AI
Local AI services running on the kontti server.
| Service | Purpose |
|---|---|
| Ollama | Local LLM inference server |
| Open WebUI | Web interface for Ollama |
| SearXNG | Private, self-hosted search engine |
| Qdrant | Vector database |
| Home Assistant MCP | MCP server for Home Assistant |
Ollama
Ollama runs local language models and exposes them via a REST API on port 11434. It runs on the AMD GPU using the Vulkan backend.
[Container]
Image=docker.io/ollama/ollama:latest
AddDevice=/dev/kfd
AddDevice=/dev/dri
# Vulkan GPU backend
Environment=OLLAMA_VULKAN=1
# GFX version override required for this GPU generation
Environment=HSA_OVERRIDE_GFX_VERSION=11.0.2
PublishPort=11434:11434
The HSA_OVERRIDE_GFX_VERSION override is needed because Ollama's ROCm support doesn't yet recognise the GPU's actual GFX version — without it, Ollama falls back to CPU inference.
Open WebUI
Open WebUI provides a ChatGPT-like web interface for Ollama.
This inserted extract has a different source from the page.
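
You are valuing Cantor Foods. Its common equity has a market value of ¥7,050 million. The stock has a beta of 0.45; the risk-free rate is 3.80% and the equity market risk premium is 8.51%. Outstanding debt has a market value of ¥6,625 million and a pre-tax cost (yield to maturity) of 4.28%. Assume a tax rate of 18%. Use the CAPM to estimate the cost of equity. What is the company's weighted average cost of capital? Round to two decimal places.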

It connects to Ollama's API and supports model selection, conversation history, and document uploads.
SearXNG
SearXNG is a self-hosted meta search engine. It aggregates results from multiple sources without tracking searches or sending data to third parties. It uses Valkey (a Redis-compatible store) for caching.
Qdrant
Qdrant is a vector database used for semantic search over the Plex media library. The plex-sync script embeds Plex library metadata with Ollama and stores the vectors in Qdrant, enabling natural language search over local media.
Home Assistant MCP
Home Assistant runs the official Model Context Protocol add-on, which exposes the smart home as an MCP server. This allows AI assistants to query and control Home Assistant — reading sensor states, triggering automations, and interacting with devices. Not currently connected to any client.